We live today at a time of great progress for the global poor. Never before have so many people, in so many developing countries, made so much progress, in so short a time in reducing poverty, increasing incomes, improving health, reducing conflict and war, and spreading democracy.
Most people believe the opposite: that with a few exceptions like China and India, the majority of developing countries are hopelessly mired in deep poverty, led by inept dictators, and have little hope for change. But a major transformation is underway—and has been for two decades now. Since the early 1990s more than 700 million people have been lifted out of extreme poverty, six million fewer children die every year from disease, tens of millions more girls are in school, millions more people have access to clean water, and democracy—often fragile and imperfect—has become the norm in developing countries around the world.
“A terrific book” (Nick Kristof, The New York Times), The Great Surge chronicles this unprecedented economic, social, and political transformation. It shows how the end of the Cold War, the development of new technologies, globalization, and courageous local leadership have combined to improve the fate of hundreds of millions of people in poor countries around the world. Most importantly, The Great Surge reveals how we can accelerate the progress.

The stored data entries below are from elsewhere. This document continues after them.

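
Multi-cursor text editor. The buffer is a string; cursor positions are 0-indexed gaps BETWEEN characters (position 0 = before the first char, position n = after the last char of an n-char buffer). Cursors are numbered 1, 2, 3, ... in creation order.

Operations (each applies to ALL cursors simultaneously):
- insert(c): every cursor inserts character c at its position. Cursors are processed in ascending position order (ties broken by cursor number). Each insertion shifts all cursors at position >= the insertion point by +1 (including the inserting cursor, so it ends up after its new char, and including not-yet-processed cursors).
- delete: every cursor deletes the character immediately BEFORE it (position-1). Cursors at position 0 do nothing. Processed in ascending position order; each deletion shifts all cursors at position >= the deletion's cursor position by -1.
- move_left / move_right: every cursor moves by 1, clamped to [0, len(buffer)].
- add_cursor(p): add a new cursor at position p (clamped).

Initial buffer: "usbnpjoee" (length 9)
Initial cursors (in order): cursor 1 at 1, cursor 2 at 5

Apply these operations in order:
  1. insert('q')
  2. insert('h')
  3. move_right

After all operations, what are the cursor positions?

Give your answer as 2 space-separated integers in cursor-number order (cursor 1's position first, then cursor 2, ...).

After op 1 (insert('q')): buffer="uqsbnpqjoee" (len 11), cursors c1@2 c2@7, authorship .1....2....
After op 2 (insert('h')): buffer="uqhsbnpqhjoee" (len 13), cursors c1@3 c2@9, authorship .11....22....
After op 3 (move_right): buffer="uqhsbnpqhjoee" (len 13), cursors c1@4 c2@10, authorship .11....22....

Answer: 4 10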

Steven Radelet holds the Donald F. McHenry Chair in Global Human Development at Georgetown University and is a Nonresident Senior Fellow at the Brookings Institution. His work focuses on economic growth, poverty reduction, foreign aid, and debt, primarily in Africa and Asia. He has worked in developing countries around the world for thirty years and currently serves as economic adviser to the President of Liberia. He is the author of The Great Surge: The Ascent of the Developing World and Emerging Africa: How 17 Countries Are Leading the Way.